I think it’s clear that a social safety net is not enough on its own. Since I’m not that interested in material possessions, I’ve never been inspired to be an entrepreneur – I don’t see what’s in it for me. To increase job creation, the governments of both countries have the challenge of maximizing the pay-off for success, minimizing the penalties for failure and keeping society smoothly functioning (which is why winner-takes-all is not a sustainable strategy).

The Ventletter

I was just asked some pointed questions in a company’s second interview. They want to talk to me again next week, but I am fuming and considering sending the following (this is one of the benefits of pseudonymous posting — I can do this, have the satisfaction and self-esteem boost of a public whinge, and then send it or not depending on how I feel tomorrow). It’s ordered from most-to-least likely for me to actually send:

Hi Chris:

I thought some more about the questions you asked during our meeting, and I have some different answers.

First, it is standard in the game industry to take time off, and even change studios, between projects. I have left studios for a variety of reasons, including being headhunted and to pursue educational interests. I have also stayed at studios for consecutive projects, and been invited back to ones I left. I was wrong-footed when you asked me about this so pointedly and might not have responded skillfully.

Second, I have multiple interests and I have been fortunate enough to be able to explore lots of educational avenues: the visual arts, business, computer science. If I choose to go back to university again, next time I’ll probably study anthropology or linguistics. Or maybe philosophy. Or French.

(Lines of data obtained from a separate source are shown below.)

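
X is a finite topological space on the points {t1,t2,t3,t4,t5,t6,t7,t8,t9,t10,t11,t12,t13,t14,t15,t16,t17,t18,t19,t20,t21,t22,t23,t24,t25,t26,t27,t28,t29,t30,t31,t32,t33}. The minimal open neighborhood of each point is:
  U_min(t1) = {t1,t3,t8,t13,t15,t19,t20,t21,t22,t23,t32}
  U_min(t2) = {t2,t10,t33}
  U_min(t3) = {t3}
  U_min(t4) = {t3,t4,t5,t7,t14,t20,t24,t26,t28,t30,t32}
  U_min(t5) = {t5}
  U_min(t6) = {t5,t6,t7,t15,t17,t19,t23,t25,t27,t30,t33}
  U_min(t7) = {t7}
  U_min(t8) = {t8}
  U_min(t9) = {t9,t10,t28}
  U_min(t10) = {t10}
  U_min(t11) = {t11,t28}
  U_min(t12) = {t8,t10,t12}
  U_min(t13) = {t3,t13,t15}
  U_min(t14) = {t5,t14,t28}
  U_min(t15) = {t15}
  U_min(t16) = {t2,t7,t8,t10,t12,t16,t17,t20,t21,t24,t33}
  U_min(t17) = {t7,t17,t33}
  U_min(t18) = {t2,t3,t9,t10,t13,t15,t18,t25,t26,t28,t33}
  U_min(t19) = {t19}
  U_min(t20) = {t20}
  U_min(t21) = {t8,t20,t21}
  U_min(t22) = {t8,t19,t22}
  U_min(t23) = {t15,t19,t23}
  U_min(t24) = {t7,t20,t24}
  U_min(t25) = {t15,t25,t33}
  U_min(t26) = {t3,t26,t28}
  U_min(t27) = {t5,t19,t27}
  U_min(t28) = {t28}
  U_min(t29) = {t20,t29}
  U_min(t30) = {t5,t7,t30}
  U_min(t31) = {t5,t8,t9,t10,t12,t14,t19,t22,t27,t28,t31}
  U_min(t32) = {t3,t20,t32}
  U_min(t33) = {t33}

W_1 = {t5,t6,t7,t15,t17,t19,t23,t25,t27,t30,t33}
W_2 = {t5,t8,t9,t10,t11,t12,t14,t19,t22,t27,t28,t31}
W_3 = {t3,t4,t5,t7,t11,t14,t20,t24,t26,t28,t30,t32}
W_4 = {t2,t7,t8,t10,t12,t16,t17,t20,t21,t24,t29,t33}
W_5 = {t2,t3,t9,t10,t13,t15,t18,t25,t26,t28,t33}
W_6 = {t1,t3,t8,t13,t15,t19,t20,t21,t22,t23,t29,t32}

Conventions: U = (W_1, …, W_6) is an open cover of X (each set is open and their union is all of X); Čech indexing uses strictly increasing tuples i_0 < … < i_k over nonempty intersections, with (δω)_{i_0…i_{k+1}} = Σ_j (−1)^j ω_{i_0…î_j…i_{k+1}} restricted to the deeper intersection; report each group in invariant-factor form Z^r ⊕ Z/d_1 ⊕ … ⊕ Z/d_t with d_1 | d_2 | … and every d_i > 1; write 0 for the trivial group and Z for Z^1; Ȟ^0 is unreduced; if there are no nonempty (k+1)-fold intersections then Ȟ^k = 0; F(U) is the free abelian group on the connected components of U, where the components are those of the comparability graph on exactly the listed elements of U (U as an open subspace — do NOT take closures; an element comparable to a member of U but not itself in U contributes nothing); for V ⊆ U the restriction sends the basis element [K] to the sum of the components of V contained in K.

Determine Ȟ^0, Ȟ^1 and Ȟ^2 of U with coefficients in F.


nerve simplices:
  W12={t5,t19,t27} W13={t5,t7,t30} W14={t7,t17,t33} W15={t15,t25,t33} W16={t15,t19,t23} W23={t5,t11,t14,t28} W24={t8,t10,t12} W25={t9,t10,t28} W26={t8,t19,t22} W34={t7,t20,t24} W35={t3,t26,t28} W36={t3,t20,t32} W45={t2,t10,t33} W46={t8,t20,t21,t29} W56={t3,t13,t15}
  W123={t5} W126={t19} W134={t7} W145={t33} W156={t15} W235={t28} W245={t10} W246={t8} W346={t20} W356={t3}
components per intersection:
  W1: {t5,t6,t7,t15,t17,t19,t23,t25,t27,t30,t33}
  W2: {t5,t8,t9,t10,t11,t12,t14,t19,t22,t27,t28,t31}
  W3: {t3,t4,t5,t7,t11,t14,t20,t24,t26,t28,t30,t32}
  W4: {t2,t7,t8,t10,t12,t16,t17,t20,t21,t24,t29,t33}
  W5: {t2,t3,t9,t10,t13,t15,t18,t25,t26,t28,t33}
  W6: {t1,t3,t8,t13,t15,t19,t20,t21,t22,t23,t29,t32}
  W12: {t5,t19,t27}
  W13: {t5,t7,t30}
  W14: {t7,t17,t33}
  W15: {t15,t25,t33}
  W16: {t15,t19,t23}
  W23: {t5,t11,t14,t28}
  W24: {t8,t10,t12}
  W25: {t9,t10,t28}
  W26: {t8,t19,t22}
  W34: {t7,t20,t24}
  W35: {t3,t26,t28}
  W36: {t3,t20,t32}
  W45: {t2,t10,t33}
  W46: {t8,t20,t21,t29}
  W56: {t3,t13,t15}
  W123: {t5}
  W126: {t19}
  W134: {t7}
  W145: {t33}
  W156: {t15}
  W235: {t28}
  W245: {t10}
  W246: {t8}
  W346: {t20}
  W356: {t3}
C dims 6,15,10; δ0: rk 5, SNF 1^5; δ1: rk 10, SNF 1^9·2
degree 0: 6−5−0 = 1 → Ȟ^0 ≅ Z
degree 1: 15−10−5 = 0 → Ȟ^1 ≅ 0
degree 2: 10−0−10 = 0 plus torsion [2] → Ȟ^2 ≅ Z/2

Ȟ^0 ≅ Z; Ȟ^1 ≅ 0; Ȟ^2 ≅ Z/2


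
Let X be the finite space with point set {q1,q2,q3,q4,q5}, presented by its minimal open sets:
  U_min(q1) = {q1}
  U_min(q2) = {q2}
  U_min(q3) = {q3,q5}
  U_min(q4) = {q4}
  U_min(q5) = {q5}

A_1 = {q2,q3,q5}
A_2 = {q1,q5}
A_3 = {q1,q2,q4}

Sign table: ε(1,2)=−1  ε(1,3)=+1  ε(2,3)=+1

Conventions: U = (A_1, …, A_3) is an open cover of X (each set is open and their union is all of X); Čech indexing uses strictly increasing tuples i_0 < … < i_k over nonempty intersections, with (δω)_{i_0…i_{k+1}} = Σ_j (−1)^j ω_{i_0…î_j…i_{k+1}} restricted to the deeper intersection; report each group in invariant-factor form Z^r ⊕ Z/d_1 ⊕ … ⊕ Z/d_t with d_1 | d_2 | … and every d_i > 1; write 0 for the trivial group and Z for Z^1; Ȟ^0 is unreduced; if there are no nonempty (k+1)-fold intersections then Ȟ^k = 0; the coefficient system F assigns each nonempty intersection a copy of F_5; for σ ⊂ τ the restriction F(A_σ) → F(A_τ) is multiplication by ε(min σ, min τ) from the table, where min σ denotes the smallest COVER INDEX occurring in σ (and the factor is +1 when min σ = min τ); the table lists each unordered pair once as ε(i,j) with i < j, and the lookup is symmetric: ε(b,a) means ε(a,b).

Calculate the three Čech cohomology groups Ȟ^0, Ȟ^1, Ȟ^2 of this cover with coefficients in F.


Ȟ^0 ≅ 0; Ȟ^1 ≅ 0; Ȟ^2 ≅ 0

nonempty overlaps:
  A12={q5} A13={q2} A23={q1}
C dims 3,3; δ0: rk_F5 3
degree 0: 3−3−0 = 0 → Ȟ^0 ≅ 0
degree 1: 3−0−3 = 0 → Ȟ^1 ≅ 0
degree 2: 0−0−0 = 0 → Ȟ^2 ≅ 0


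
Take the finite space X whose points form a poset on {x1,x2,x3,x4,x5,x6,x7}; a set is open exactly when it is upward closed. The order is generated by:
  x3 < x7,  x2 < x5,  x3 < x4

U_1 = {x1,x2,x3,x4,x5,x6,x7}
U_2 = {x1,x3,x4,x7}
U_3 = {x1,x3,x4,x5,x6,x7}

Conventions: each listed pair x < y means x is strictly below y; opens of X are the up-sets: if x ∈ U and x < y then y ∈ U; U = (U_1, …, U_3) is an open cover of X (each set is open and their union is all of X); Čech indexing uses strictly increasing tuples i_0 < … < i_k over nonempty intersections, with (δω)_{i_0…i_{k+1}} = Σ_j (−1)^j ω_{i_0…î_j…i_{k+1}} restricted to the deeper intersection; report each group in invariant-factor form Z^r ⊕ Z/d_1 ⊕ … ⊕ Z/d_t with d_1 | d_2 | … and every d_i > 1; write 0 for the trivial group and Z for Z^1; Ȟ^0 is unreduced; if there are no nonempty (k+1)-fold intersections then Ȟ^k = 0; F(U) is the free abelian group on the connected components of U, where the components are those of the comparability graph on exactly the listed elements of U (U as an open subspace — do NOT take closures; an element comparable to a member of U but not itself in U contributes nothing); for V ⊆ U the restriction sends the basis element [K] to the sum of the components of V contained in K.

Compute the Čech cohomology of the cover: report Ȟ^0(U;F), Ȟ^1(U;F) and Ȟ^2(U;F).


Ȟ^0 = Z^4,  Ȟ^1 = 0,  Ȟ^2 = 0

intersection data:
  U12={x1,x3,x4,x7} U13={x1,x3,x4,x5,x6,x7} U23={x1,x3,x4,x7}
  U123={x1,x3,x4,x7}
components per intersection:
  U1: {x1} {x2,x5} {x3,x4,x7} {x6}
  U2: {x1} {x3,x4,x7}
  U3: {x1} {x3,x4,x7} {x5} {x6}
  U12: {x1} {x3,x4,x7}
  U13: {x1} {x3,x4,x7} {x5} {x6}
  U23: {x1} {x3,x4,x7}
  U123: {x1} {x3,x4,x7}
C dims 10,8,2; δ0: rk 6, SNF 1^6; δ1: rk 2, SNF 1^2
Ȟ^0 = (10 − 6) − 0 = 4, so Ȟ^0 ≅ Z^4
Ȟ^1 = (8 − 2) − 6 = 0, so Ȟ^1 ≅ 0
Ȟ^2 = (2 − 0) − 2 = 0, so Ȟ^2 ≅ 0


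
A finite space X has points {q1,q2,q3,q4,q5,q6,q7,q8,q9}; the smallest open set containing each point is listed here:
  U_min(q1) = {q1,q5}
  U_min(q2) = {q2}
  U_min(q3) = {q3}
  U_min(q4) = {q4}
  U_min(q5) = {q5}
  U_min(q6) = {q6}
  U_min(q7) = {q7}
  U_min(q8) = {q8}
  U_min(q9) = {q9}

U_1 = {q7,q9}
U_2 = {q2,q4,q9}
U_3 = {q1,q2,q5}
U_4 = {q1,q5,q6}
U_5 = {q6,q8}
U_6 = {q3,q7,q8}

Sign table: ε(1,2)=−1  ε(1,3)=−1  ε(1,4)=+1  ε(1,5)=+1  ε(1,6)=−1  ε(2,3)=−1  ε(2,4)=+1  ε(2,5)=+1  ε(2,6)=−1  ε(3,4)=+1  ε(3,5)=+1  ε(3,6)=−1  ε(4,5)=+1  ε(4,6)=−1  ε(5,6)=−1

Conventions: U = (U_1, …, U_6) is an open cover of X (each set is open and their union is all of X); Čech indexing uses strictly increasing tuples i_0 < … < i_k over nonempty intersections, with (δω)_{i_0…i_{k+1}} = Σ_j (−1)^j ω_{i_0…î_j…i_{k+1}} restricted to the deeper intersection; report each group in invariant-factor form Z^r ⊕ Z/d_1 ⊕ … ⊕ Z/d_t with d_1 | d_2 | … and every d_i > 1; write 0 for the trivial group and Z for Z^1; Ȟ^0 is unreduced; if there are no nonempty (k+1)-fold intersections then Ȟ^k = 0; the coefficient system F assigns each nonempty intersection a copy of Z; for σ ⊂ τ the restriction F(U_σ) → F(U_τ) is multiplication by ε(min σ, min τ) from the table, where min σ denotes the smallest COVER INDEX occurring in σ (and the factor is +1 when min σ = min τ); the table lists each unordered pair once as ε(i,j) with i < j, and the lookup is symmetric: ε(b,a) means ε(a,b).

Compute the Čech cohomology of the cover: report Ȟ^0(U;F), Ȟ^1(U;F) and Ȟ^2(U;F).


Ȟ^0 = Z,  Ȟ^1 = Z,  Ȟ^2 = 0

intersection data:
  U12={q9} U16={q7} U23={q2} U34={q1,q5} U45={q6} U56={q8}
C dims 6,6; δ0: rk 5, SNF 1^5
Ȟ^0 = (6 − 5) − 0 = 1, so Ȟ^0 ≅ Z
Ȟ^1 = (6 − 0) − 5 = 1, so Ȟ^1 ≅ Z
Ȟ^2 = (0 − 0) − 0 = 0, so Ȟ^2 ≅ 0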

Third, I think diverse skills are both valuable and needed in the game industry. I can code. I can critique visual layouts. I can budget. But only by accident — I just studied things that interested me and, as luck would have it, found out that I’ve got multidimensional competencies. You’d need to hire two or three people to duplicate my skill set — think of the cost!

The questions you asked revealed more of your understanding of HR best practices than, perhaps, was wise. You seem to think my background is fragmentary whereas I think of it as broad. This makes me think you are looking for someone who is “just a coder”, whereas, in the words of Marshall McLuhan, I am not looking for a J-O-B, I am looking for a R-O-L-E.

Given that disconnect, I don’t think we’re a good fit. Thanks for the opportunity, but I don’t want to explore this particular avenue any further.

Sincerely,

[Jack]

This company has severely upset me twice during the interview process, so that’s it for them regardless of my decision to send this or not. “Won’t be a strike three ’cause I don’t play fair.” But, via BB, some mollifying quotes from Steve. Another fave was “getting fired from Apple was the best thing that ever happened to me.”

First World Problem…

… to be employee #4 of a mobile startup or not? I guess that’s not really a choice, because they haven’t offered yet and my alternative so far is unemployment. Plus, there’s no reason to not do something awesome.

They want me to come in and work for them on a two-day contract as a trial period. I love that — it’s something I’ve planned to do with employees since I read about it back in the day, I think in a /. comment multiple years ago. You get both get to see what the day-to-day is, more or less, before over committing.

My job search is going well — I have several more interviews lined up. It’s been a few days past three years since I’ve had a “normal”-ish job and it’s only slightly terrifying being back in the market. I have a small “how am I going to be abused this time?” feeling and a larger “money!” feeling.